El gobierno de Donald Trump anunció una nueva medida para proteger sus fronteras ante la migración irregular. Ahora, se implementarán restricciones de visas a funcionarios extranjeros que faciliten el tránsito de indocumentados hacia el territorio estadounidense.
La medida, presentada por el secretario de Estado, Marco Rubio, busca presionar a gobiernos extranjeros para que refuercen sus controles fronterizos. “Los países a lo largo de las rutas migratorias deben hacer su parte para prevenir y disuadir el tránsito de extranjeros ilegales”, señaló el funcionario cubanoamericano.
El Departamento de Estado (DOS, por sus siglas en inglés) emitió un comunicado en el que se especificó que la nueva política se aplicará a funcionarios de inmigración, aduanas, aeropuertos y puertos que faciliten el tránsito de migrantes indocumentados.
La medida se suma a la política 3C, ampliada en 2024, que sanciona a agentes del sector privado que presten servicios de transporte y viaje a migrantes sin visa.
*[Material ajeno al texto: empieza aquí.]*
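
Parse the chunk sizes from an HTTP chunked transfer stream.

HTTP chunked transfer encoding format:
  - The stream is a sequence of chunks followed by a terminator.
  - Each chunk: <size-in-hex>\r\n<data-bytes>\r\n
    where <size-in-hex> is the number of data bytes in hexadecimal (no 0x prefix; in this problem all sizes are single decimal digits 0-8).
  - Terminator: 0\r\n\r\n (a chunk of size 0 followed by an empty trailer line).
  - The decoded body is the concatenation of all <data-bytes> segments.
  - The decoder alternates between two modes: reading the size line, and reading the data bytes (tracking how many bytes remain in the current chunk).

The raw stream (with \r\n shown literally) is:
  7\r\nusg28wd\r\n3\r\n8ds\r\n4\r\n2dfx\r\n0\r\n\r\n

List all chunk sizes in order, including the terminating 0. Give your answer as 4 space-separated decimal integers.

Answer: 7 3 4 0

Derivation:
Chunk 1: stream[0..1]='7' size=0x7=7, data at stream[3..10]='usg28wd' -> body[0..7], body so far='usg28wd'
Chunk 2: stream[12..13]='3' size=0x3=3, data at stream[15..18]='8ds' -> body[7..10], body so far='usg28wd8ds'
Chunk 3: stream[20..21]='4' size=0x4=4, data at stream[23..27]='2dfx' -> body[10..14], body so far='usg28wd8ds2dfx'
Chunk 4: stream[29..30]='0' size=0 (terminator). Final body='usg28wd8ds2dfx' (14 bytes)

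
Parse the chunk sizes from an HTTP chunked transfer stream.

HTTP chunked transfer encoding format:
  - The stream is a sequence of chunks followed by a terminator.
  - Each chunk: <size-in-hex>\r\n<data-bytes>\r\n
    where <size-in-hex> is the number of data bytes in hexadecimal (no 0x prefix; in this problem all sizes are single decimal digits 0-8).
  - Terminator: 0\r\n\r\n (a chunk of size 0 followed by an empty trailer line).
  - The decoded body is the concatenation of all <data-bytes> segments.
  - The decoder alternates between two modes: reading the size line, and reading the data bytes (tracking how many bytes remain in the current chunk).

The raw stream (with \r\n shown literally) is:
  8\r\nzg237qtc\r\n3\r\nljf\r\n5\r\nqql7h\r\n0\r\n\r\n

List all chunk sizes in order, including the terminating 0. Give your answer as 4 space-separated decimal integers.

Chunk 1: stream[0..1]='8' size=0x8=8, data at stream[3..11]='zg237qtc' -> body[0..8], body so far='zg237qtc'
Chunk 2: stream[13..14]='3' size=0x3=3, data at stream[16..19]='ljf' -> body[8..11], body so far='zg237qtcljf'
Chunk 3: stream[21..22]='5' size=0x5=5, data at stream[24..29]='qql7h' -> body[11..16], body so far='zg237qtcljfqql7h'
Chunk 4: stream[31..32]='0' size=0 (terminator). Final body='zg237qtcljfqql7h' (16 bytes)

Answer: 8 3 5 0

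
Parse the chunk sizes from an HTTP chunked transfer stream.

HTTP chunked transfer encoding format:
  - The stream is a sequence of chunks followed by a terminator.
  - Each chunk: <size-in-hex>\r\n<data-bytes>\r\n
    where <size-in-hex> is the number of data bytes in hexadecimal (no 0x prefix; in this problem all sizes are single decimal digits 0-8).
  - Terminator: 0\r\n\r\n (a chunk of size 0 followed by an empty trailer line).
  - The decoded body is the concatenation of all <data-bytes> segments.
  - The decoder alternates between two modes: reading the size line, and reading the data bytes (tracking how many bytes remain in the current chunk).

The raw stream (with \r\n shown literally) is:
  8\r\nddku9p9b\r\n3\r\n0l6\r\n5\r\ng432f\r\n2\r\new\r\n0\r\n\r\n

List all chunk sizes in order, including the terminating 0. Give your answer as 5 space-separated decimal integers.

Answer: 8 3 5 2 0

Derivation:
Chunk 1: stream[0..1]='8' size=0x8=8, data at stream[3..11]='ddku9p9b' -> body[0..8], body so far='ddku9p9b'
Chunk 2: stream[13..14]='3' size=0x3=3, data at stream[16..19]='0l6' -> body[8..11], body so far='ddku9p9b0l6'
Chunk 3: stream[21..22]='5' size=0x5=5, data at stream[24..29]='g432f' -> body[11..16], body so far='ddku9p9b0l6g432f'
Chunk 4: stream[31..32]='2' size=0x2=2, data at stream[34..36]='ew' -> body[16..18], body so far='ddku9p9b0l6g432few'
Chunk 5: stream[38..39]='0' size=0 (terminator). Final body='ddku9p9b0l6g432few' (18 bytes)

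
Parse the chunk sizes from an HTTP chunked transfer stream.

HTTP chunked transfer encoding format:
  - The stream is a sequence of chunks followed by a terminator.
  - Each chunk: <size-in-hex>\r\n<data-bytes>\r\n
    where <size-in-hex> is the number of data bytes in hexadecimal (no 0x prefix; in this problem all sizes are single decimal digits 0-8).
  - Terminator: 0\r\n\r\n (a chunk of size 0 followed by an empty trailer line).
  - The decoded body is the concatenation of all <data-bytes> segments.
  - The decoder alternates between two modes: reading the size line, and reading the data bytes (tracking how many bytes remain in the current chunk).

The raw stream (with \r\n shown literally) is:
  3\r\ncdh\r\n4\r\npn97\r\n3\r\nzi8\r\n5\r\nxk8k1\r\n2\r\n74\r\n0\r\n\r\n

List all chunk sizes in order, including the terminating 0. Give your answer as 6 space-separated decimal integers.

Answer: 3 4 3 5 2 0

Derivation:
Chunk 1: stream[0..1]='3' size=0x3=3, data at stream[3..6]='cdh' -> body[0..3], body so far='cdh'
Chunk 2: stream[8..9]='4' size=0x4=4, data at stream[11..15]='pn97' -> body[3..7], body so far='cdhpn97'
Chunk 3: stream[17..18]='3' size=0x3=3, data at stream[20..23]='zi8' -> body[7..10], body so far='cdhpn97zi8'
Chunk 4: stream[25..26]='5' size=0x5=5, data at stream[28..33]='xk8k1' -> body[10..15], body so far='cdhpn97zi8xk8k1'
Chunk 5: stream[35..36]='2' size=0x2=2, data at stream[38..40]='74' -> body[15..17], body so far='cdhpn97zi8xk8k174'
Chunk 6: stream[42..43]='0' size=0 (terminator). Final body='cdhpn97zi8xk8k174' (17 bytes)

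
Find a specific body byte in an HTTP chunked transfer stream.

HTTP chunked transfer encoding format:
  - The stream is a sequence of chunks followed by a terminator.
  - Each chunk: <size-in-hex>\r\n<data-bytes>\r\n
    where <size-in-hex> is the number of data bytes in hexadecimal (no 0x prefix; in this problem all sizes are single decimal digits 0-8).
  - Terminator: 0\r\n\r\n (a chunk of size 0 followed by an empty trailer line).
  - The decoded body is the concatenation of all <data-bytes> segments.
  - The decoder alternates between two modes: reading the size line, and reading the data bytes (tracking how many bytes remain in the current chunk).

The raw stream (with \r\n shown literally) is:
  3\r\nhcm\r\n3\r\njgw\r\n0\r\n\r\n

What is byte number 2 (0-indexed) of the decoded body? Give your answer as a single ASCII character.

Chunk 1: stream[0..1]='3' size=0x3=3, data at stream[3..6]='hcm' -> body[0..3], body so far='hcm'
Chunk 2: stream[8..9]='3' size=0x3=3, data at stream[11..14]='jgw' -> body[3..6], body so far='hcmjgw'
Chunk 3: stream[16..17]='0' size=0 (terminator). Final body='hcmjgw' (6 bytes)
Body byte 2 = 'm'

Answer: m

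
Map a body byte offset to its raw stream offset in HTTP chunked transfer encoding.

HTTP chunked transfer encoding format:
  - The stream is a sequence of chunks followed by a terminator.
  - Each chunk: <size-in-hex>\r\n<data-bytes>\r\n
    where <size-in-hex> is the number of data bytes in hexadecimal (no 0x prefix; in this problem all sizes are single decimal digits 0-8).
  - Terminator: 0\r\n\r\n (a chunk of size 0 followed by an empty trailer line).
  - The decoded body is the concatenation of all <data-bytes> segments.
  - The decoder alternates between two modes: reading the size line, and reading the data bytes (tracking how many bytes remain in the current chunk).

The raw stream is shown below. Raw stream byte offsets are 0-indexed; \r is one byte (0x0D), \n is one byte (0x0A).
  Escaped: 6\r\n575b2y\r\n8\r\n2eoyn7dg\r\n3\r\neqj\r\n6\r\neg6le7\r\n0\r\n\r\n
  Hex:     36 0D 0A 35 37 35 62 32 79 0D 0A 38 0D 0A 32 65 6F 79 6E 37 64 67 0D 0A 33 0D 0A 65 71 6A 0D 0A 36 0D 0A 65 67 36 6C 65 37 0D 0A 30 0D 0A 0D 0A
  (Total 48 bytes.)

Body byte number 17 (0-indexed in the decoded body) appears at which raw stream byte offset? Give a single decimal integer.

Answer: 35

Derivation:
Chunk 1: stream[0..1]='6' size=0x6=6, data at stream[3..9]='575b2y' -> body[0..6], body so far='575b2y'
Chunk 2: stream[11..12]='8' size=0x8=8, data at stream[14..22]='2eoyn7dg' -> body[6..14], body so far='575b2y2eoyn7dg'
Chunk 3: stream[24..25]='3' size=0x3=3, data at stream[27..30]='eqj' -> body[14..17], body so far='575b2y2eoyn7dgeqj'
Chunk 4: stream[32..33]='6' size=0x6=6, data at stream[35..41]='eg6le7' -> body[17..23], body so far='575b2y2eoyn7dgeqjeg6le7'
Chunk 5: stream[43..44]='0' size=0 (terminator). Final body='575b2y2eoyn7dgeqjeg6le7' (23 bytes)
Body byte 17 at stream offset 35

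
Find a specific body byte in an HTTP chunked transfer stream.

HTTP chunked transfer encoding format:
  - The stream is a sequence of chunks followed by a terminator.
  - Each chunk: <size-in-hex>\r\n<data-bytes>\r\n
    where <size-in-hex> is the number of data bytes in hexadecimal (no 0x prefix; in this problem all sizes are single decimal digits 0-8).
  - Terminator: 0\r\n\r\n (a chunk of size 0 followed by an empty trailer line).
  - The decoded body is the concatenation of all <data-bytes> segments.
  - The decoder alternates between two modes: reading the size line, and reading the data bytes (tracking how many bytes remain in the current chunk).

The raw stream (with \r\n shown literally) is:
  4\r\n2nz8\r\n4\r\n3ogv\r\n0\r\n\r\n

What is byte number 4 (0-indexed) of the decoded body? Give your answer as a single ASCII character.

Chunk 1: stream[0..1]='4' size=0x4=4, data at stream[3..7]='2nz8' -> body[0..4], body so far='2nz8'
Chunk 2: stream[9..10]='4' size=0x4=4, data at stream[12..16]='3ogv' -> body[4..8], body so far='2nz83ogv'
Chunk 3: stream[18..19]='0' size=0 (terminator). Final body='2nz83ogv' (8 bytes)
Body byte 4 = '3'

Answer: 3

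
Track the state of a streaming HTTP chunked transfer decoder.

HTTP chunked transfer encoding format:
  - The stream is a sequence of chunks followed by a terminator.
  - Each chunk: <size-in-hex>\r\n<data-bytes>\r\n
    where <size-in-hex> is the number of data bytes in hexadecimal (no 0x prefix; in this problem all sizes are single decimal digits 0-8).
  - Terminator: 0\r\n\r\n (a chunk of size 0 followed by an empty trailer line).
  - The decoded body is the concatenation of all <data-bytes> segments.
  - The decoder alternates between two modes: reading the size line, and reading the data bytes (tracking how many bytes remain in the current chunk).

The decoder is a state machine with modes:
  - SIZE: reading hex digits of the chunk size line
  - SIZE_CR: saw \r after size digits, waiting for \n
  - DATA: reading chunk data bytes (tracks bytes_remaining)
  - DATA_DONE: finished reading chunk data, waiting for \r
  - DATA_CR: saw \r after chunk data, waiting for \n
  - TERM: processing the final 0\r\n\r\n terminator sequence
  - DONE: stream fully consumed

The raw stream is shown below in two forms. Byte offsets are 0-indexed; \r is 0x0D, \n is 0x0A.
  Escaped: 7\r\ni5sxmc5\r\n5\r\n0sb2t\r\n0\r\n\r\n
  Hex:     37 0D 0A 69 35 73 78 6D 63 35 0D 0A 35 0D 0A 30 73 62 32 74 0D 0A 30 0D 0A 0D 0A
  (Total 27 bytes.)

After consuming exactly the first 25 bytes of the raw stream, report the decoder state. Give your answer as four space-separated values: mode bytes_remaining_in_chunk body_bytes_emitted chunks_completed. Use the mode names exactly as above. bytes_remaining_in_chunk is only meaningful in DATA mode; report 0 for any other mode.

Answer: TERM 0 12 2

Derivation:
Byte 0 = '7': mode=SIZE remaining=0 emitted=0 chunks_done=0
Byte 1 = 0x0D: mode=SIZE_CR remaining=0 emitted=0 chunks_done=0
Byte 2 = 0x0A: mode=DATA remaining=7 emitted=0 chunks_done=0
Byte 3 = 'i': mode=DATA remaining=6 emitted=1 chunks_done=0
Byte 4 = '5': mode=DATA remaining=5 emitted=2 chunks_done=0
Byte 5 = 's': mode=DATA remaining=4 emitted=3 chunks_done=0
Byte 6 = 'x': mode=DATA remaining=3 emitted=4 chunks_done=0
Byte 7 = 'm': mode=DATA remaining=2 emitted=5 chunks_done=0
Byte 8 = 'c': mode=DATA remaining=1 emitted=6 chunks_done=0
Byte 9 = '5': mode=DATA_DONE remaining=0 emitted=7 chunks_done=0
Byte 10 = 0x0D: mode=DATA_CR remaining=0 emitted=7 chunks_done=0
Byte 11 = 0x0A: mode=SIZE remaining=0 emitted=7 chunks_done=1
Byte 12 = '5': mode=SIZE remaining=0 emitted=7 chunks_done=1
Byte 13 = 0x0D: mode=SIZE_CR remaining=0 emitted=7 chunks_done=1
Byte 14 = 0x0A: mode=DATA remaining=5 emitted=7 chunks_done=1
Byte 15 = '0': mode=DATA remaining=4 emitted=8 chunks_done=1
Byte 16 = 's': mode=DATA remaining=3 emitted=9 chunks_done=1
Byte 17 = 'b': mode=DATA remaining=2 emitted=10 chunks_done=1
Byte 18 = '2': mode=DATA remaining=1 emitted=11 chunks_done=1
Byte 19 = 't': mode=DATA_DONE remaining=0 emitted=12 chunks_done=1
Byte 20 = 0x0D: mode=DATA_CR remaining=0 emitted=12 chunks_done=1
Byte 21 = 0x0A: mode=SIZE remaining=0 emitted=12 chunks_done=2
Byte 22 = '0': mode=SIZE remaining=0 emitted=12 chunks_done=2
Byte 23 = 0x0D: mode=SIZE_CR remaining=0 emitted=12 chunks_done=2
Byte 24 = 0x0A: mode=TERM remaining=0 emitted=12 chunks_done=2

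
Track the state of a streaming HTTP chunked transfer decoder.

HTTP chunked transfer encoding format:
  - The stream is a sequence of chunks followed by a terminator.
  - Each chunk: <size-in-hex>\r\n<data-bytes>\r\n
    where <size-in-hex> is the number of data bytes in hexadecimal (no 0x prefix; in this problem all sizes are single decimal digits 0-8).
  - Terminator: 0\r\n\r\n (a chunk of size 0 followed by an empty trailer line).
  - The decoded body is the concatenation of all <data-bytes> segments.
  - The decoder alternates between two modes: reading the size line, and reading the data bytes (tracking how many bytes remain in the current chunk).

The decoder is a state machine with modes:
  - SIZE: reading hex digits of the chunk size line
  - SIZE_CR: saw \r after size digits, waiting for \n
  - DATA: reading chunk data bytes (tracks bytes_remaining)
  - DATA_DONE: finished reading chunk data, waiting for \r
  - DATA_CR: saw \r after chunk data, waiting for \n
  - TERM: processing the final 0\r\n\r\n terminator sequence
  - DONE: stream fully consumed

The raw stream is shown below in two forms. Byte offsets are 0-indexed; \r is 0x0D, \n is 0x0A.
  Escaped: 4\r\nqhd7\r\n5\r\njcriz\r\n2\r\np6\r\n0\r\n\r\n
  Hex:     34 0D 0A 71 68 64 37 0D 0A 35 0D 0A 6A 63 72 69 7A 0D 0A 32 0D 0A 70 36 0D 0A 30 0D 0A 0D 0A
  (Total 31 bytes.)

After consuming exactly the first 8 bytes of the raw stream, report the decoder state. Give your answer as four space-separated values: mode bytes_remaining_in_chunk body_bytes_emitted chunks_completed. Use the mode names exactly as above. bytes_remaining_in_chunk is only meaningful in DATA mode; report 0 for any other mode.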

El DOS advirtió que estas sanciones seguirán vigentes hasta que los funcionarios implicados refuercen las leyes migratorias en sus respectivos países.
Countries along migratory routes must do their part to prevent and deter the transit of illegal aliens. @StateDept has instituted a new visa restriction policy for foreign government officials responsible for facilitating the transit of illegal aliens into the United States.…
— Secretary Marco Rubio (@SecRubio) March 5, 2025
El anuncio coincide con la política migratoria impulsada por la administración de Donald Trump, quien ha hecho de la lucha contra la migración irregular una prioridad. En su reciente discurso ante el Congreso, el presidente destacó la reducción de cruces ilegales en la frontera sur.
El republicano aseguró que su declaración de emergencia nacional y el despliegue militar en la frontera contribuyeron a disminuir las entradas irregulares. “Los cruces ilegales el mes pasado fueron los más bajos jamás registrados”, afirmó el magnate.
El exmandatario también pidió a los congresistas la aprobación de un financiamiento para “la mayor operación de deportación de la historia”. Como parte de este plan, el gobierno estadounidenses ha deportado a cientos migrantes en los últimos días, principalmente mexicanos, colombianos y venezolanos.
Decenas de detenidos, oriundos de Venezuela, por el Servicio de Inmigración y Control de Aduanas (ICE, por sus siglas en inglés) fueron movilizados a un centro de detención en la base naval de Guantánamo y posteriormente se les trasladó a su país. Una parte de ellos cuentan con antecedentes penales en EEUU.
Respecto a cubanos, la administración republicana únicamente ha realizado un vuelo de deportación a la Isla. En este trayecto fueron devueltos 104 migrantes: 84 hombres, 19 mujeres y un menor de edad, quienes fueron recibidos en el Aeropuerto Internacional “José Martí” de La Habana. Entre los deportados, un individuo fue trasladado a un órgano de investigación por su presunta implicación en actividades delictivas antes de salir de la Isla.